Sadly, for every pit bull successfully adopted, there are many more waiting for “forever homes.” For every success, twenty more “adopt-a-bulls” are waiting for their special person. Shaw PBR’s board and volunteers actively seek to foster responsible pit bull ownership through low-cost veterinary spay/neuter programming, education, adoption, and breed advocacy. Aimee Shaw’s humorous, edgy tee-shirt and sticker slogans raise funds while keeping the organization, and the cause, in the public eye. The rescue group and their fans engage others via social media and a positive presence at community events.
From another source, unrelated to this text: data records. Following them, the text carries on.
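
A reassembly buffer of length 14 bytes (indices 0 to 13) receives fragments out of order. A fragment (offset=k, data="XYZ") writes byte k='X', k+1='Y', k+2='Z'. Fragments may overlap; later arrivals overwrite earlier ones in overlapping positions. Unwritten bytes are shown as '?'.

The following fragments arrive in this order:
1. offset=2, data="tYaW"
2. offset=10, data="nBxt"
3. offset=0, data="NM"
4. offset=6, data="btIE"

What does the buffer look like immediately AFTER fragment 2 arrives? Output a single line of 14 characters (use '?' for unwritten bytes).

Fragment 1: offset=2 data="tYaW" -> buffer=??tYaW????????
Fragment 2: offset=10 data="nBxt" -> buffer=??tYaW????nBxt

Answer: ??tYaW????nBxt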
In June 2013, Shaw PBR was involved in the rescue of five horses, along with 23 pit bulls and four other dogs at a single location. The animals were found in poor shape, emaciated, and severely flea infested. As a result of this rescue, they were awarded a $1,500 grant from the American Society for the Prevention of Cruelty to Animals to be used toward housing and care of the animals at the PBR facility in Columbus.
A vast amount of volunteer time, effort, and love is required to meet the daily needs of these animals, as well as the fundraising events and grant writing necessary to sustain this organization. Shaw PBR volunteers commit to a minimum of 1,200 volunteer hours annually. Their services have been invaluable to the forgotten, neglected and abused pit bulls in our region.
Distinguished Honorable Mention: Roberta Weeks
Roberta Weeks was selected as the 2013 Mississippi Parent of the year by the MS Department of Education for making a significant impact on school improvement efforts in the Lowndes County School District. Roberta’s fluency in both Spanish and English has been a tremendous boon to teachers, non-English speaking students, and their families. She has served as a translator and cultural ambassador, helping build common ground between English as a Second Language (ESL) students and their peers in the classroom. Roberta also helps Spanish speaking families complete vital paperwork, find affordable health care, and obtain clothing when needed. She has also served many other community causes, including her role as a beloved “House Mother” to a home of at-risk young women for five years.